Here we go. Definitely looks like an RPC/IPC API definition! The prefixes and function names must get concatenated by a preprocessor, explaining why grep wasn’t finding libinfoDSmig_Query anywhere.


DSlibinfoMIG.defs:

userprefix libinfoDSmig_;
serverprefix libinfoDSmig_do_;

...

routine GetProcedureNumber
(
server : mach_port_t;
name : proc_name_t;
out procno : int32_t;
ServerAuditToken bsmtoken : audit_token_t;
UserSecToken usertoken : security_token_t
);

routine Query
(
server : mach_port_t;
proc : int32_t;
request : inline_data_t;
out reply : inline_data_t;
out ooreply : pointer_t, Dealloc;
ServerAuditToken bsmtoken : audit_token_t;
UserSecToken usertoken : security_token_t
);

This still didn’t tell me where libinfoDSmig_Query was implemented. Assuming the “DS” meant DirectoryServices, I got the DirectoryServices source.

A search for libinfoDSmig_do_Query (concatenating the “routine” name onto the “serverprefix”) found:


ServerControl.cpp:

extern CCachePlugin *gCacheNode;

kern_return_t libinfoDSmig_do_Query(...)
{
...
returnedBuf = gCacheNode->ProcessLookupRequest(procnumber, request, requestCnt, aPID);
...
}

CCachePlugin::ProcessLookupRequest() was in CCachePlugin.cpp:


CCachePlugin.cpp:

kvbuf_t* CCachePlugin::ProcessLookupRequest ( int inProcNumber, char* inData, int inCount, pid_t inPID )
{
...
switch ( inProcNumber )
{
...
case kDSLUgetaddrinfo:
outData = DSgetaddrinfo( buffer, inPID );
break;
...
}
}

Getting warmer?


kvbuf_t* CCachePlugin::DSgetaddrinfo( kvbuf_t *inBuffer, pid_t inPID )
{
...

// we special case smtp and TCP combo and insert a specialized query
if( bHaveServiceName == true && bResolveName && (IPPROTO_TCP == protocol || 0 == protocol)
&& (SOCK_STREAM == socktype || 0 == socktype) && (strcmp(pService, "smtp") == 0 || strcmp(pService, "25") == 0) )
{
protocolListStr[serviceCount] = NULL;
protocolList[serviceCount] = "6";
socktypeList[serviceCount] = "1";
serviceNameList[serviceCount] = strdup( "MX" );
serviceCount++;
}

...
}

Boom!

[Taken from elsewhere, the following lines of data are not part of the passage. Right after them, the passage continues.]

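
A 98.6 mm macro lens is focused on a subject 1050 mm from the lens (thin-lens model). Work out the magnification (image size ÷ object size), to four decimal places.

0.1036×

Thin lens: 1/f = 1/dₒ + 1/dᵢ → 1/dᵢ = 1/98.6 − 1/1050 = 0.0091896 mm⁻¹, so dᵢ ≈ 108.8186 mm.
Magnification m = dᵢ/dₒ = 108.8186/1050 ≈ 0.10364.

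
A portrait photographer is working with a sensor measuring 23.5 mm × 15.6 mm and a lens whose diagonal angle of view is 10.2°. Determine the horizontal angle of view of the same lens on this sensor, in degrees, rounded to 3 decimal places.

Sensor diagonal = √(23.5² + 15.6²) = √795.6100 ≈ 28.2066 mm.
From the diagonal AOV: f = 28.2066 / (2·tan(5.1°)) = 28.2066 / 0.17850 ≈ 158.0242 mm.
Horizontal AOV = 2·arctan(23.5 / (2 × 158.0242)) = 2·arctan(0.07436) ≈ 8.5049°.

8.505°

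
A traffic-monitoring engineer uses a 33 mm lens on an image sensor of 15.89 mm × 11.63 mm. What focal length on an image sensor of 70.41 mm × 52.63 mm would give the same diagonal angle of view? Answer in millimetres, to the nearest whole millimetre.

Sensor diagonal = √(15.89² + 11.63²) = √387.7490 ≈ 19.6913 mm.
Sensor diagonal = √(70.41² + 52.63²) = √7727.4850 ≈ 87.9061 mm.
Equal angle of view means equal diagonal/f ratio, so f₂ = f₁ · (diagonal₂/diagonal₁) = 33 × 87.9061/19.6913.
f₂ = 33 × 4.46420 ≈ 147.319 mm.

147 mm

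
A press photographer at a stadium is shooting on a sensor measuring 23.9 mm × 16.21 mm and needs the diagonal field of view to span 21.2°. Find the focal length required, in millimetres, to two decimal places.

Sensor diagonal = √(23.9² + 16.21²) = √833.9741 ≈ 28.8786 mm.
From α = 2·arctan(d/2f) we get f = d / (2·tan(α/2)).
With d = 28.8786 mm and α/2 = 10.6°, tan(α/2) ≈ 0.18714, so f ≈ 28.8786 / 0.37429 ≈ 77.1557 mm.

77.16 mm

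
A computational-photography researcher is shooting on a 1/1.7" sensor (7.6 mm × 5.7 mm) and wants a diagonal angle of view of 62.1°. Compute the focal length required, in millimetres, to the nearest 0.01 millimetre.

Sensor diagonal = √(7.6² + 5.7²) = √90.2500 ≈ 9.5000 mm.
From α = 2·arctan(d/2f) we get f = d / (2·tan(α/2)).
With d = 9.5000 mm and α/2 = 31.05°, tan(α/2) ≈ 0.60205, so f ≈ 9.5000 / 1.20410 ≈ 7.8897 mm.

7.89 mm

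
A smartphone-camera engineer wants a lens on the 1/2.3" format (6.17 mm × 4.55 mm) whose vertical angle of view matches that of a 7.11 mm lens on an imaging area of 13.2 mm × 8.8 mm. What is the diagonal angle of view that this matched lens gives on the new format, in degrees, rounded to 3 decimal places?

92.394°

Equal vertical AOV ⇒ f₂ = f₁ · 4.55/8.8 = 7.11 × 0.51705 ≈ 3.6762 mm.
Sensor diagonal = √(6.17² + 4.55²) = √58.7714 ≈ 7.6663 mm.
Diagonal AOV on the new format = 2·arctan(7.6663 / (2 × 3.6762)) = 2·arctan(1.04269) ≈ 92.3944°.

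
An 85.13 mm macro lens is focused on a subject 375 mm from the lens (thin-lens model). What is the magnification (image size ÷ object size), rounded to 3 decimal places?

Thin lens: 1/f = 1/dₒ + 1/dᵢ → 1/dᵢ = 1/85.13 − 1/375 = 0.0090801 mm⁻¹, so dᵢ ≈ 110.1313 mm.
Magnification m = dᵢ/dₒ = 110.1313/375 ≈ 0.29368.

0.294×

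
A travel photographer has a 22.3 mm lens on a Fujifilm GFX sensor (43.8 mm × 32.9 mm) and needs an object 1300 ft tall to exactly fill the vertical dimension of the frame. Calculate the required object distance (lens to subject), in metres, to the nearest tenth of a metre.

268.6 m

W: 1300 ft × 304.8 mm/ft = 396239.99 mm.
Magnification m = h/W = dᵢ/dₒ; combined with 1/f = 1/dₒ + 1/dᵢ this gives dₒ = f·(1 + W/h).
dₒ = 22.3 mm × (1 + 396240/32.9) = 22.3 × 12044.7686 ≈ 268598.340 mm = 268.598 m.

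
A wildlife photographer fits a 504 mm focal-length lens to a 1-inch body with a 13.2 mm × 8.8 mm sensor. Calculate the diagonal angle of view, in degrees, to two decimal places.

1.80°

Sensor diagonal = √(13.2² + 8.8²) = √251.6800 ≈ 15.8644 mm.
Angle of view α = 2·arctan(d/2f) with d = 15.8644 mm and f = 504 mm.
d/2f = 0.01574; arctan(0.01574) ≈ 0.9017°, so α ≈ 1.8034°.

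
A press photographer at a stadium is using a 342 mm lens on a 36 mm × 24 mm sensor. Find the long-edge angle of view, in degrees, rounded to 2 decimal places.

Angle of view α = 2·arctan(w/2f) with w = 36 mm and f = 342 mm.
w/2f = 0.05263; arctan(0.05263) ≈ 3.0128°, so α ≈ 6.0256°.

6.03°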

There you have it. Somebody hard-coded an exception into DirectoryServices to also look up the MX records of a host (in addition to IPv4 A and IPv6 AAAA records) when the destination port is TCP/25. As far as I can tell, there’s no way to turn that feature off (short of perhaps modifying the source and recompiling DirectoryServices).

Note: A quick Google search showed that “MIG” does indeed relate to IPC and RPC - it stands for “Mach Interface Generator”. See
Kernel Programming Guide - Mach Messaging and Mach Interprocess Communication.

ASPL for quoted ASPL code:
Portions Copyright (c) 1999-2003 Apple Computer, Inc. All Rights Reserved.

This file contains Original Code and/or Modifications of Original Code as defined in and that are subject to the Apple Public Source License Version 2.0 (the ‘License’). You may not use this file except in compliance with the License. Please obtain a copy of the License at http://www.opensource.apple.com/apsl/ and read it before using this file.

The Original Code and all software distributed under the License are distributed on an ‘AS IS’ basis, WITHOUT WARRANTY OF ANY KIND, EITHER EXPRESS OR IMPLIED, AND APPLE HEREBY DISCLAIMS ALL SUCH WARRANTIES, INCLUDING WITHOUT LIMITATION, ANY WARRANTIES OF MERCHANTABILITY, FITNESS FOR A PARTICULAR PURPOSE, QUIET ENJOYMENT OR NON-INFRINGEMENT. Please see the License for the specific language governing rights and limitations under the License.